The monolingual disposition (Gogolin, 1994) of our societies and school systems is a big obstacle to innovation in language education. In particular, it constitutes a filter that prevents appreciation of linguistic and cultural diversity and fails to acknowledge learners’ resources and funds of knowledge. However, a movement away from a linear vision of language education into a more dynamic and flexible one capable of dealing with multilingual classes and plurilingual individuals is in place.
This talk by Prof. Enrica Piccardo (University of Toronto - OISE) will focus on the new CEFR Companion Volume (CEFR/CV) (Council of Europe, 2018), which produced new descriptors for mediation and plurilingual/pluricultural competence.
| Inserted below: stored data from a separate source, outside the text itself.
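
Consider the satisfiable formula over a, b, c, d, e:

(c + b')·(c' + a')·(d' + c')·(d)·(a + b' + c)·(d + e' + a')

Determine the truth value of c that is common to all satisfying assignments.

False

Suppose c = 1.
The clause (a') is unit, so a = 0.
The clause (d') is unit, so d = 0.
That conflicts with the unit clause (d).
So every satisfying assignment has c = False.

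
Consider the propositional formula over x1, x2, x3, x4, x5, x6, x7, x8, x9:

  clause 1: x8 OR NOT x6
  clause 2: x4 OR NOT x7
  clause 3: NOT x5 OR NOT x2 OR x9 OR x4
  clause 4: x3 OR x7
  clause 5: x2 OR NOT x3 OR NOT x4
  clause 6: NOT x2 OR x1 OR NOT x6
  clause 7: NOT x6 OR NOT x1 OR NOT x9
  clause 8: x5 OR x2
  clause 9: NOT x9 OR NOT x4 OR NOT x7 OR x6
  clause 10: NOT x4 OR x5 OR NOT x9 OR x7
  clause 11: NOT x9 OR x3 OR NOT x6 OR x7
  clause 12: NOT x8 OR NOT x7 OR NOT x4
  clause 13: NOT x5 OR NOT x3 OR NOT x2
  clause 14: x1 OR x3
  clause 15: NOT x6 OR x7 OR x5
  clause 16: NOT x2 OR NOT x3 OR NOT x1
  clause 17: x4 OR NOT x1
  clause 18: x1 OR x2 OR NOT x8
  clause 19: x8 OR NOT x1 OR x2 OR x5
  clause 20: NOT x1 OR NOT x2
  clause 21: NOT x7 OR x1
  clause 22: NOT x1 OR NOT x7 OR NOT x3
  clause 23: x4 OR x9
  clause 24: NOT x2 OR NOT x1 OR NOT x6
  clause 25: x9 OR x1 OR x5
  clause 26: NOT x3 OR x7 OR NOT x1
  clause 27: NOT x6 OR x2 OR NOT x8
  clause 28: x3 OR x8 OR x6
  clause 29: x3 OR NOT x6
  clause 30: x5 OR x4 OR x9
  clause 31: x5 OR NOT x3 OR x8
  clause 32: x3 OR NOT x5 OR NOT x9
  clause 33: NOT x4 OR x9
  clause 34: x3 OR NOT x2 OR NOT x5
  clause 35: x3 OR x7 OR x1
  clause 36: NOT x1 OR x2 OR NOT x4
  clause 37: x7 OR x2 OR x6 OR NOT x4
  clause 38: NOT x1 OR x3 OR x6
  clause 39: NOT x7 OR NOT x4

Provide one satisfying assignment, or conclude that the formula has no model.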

In particular, we will discuss the shift away from the linear monolingual vision that the CEFR initiated and that the CEFR/CV brought to its completion as well as the implications of such shifts for language education at a broader level.
Enrica Piccardo is is an Associate Professor with the Department of Curriculum, Teaching, and Learning, and a member the Centre for Educational Research in Languages and Literacies at OISE. Her research is centred around French as a second and foreign language, the impact of the Common European Framework of Reference on language teaching and assessment, complexity theories and creativity, plurilingualism, and cognitive and emotional aspects of language acquisition.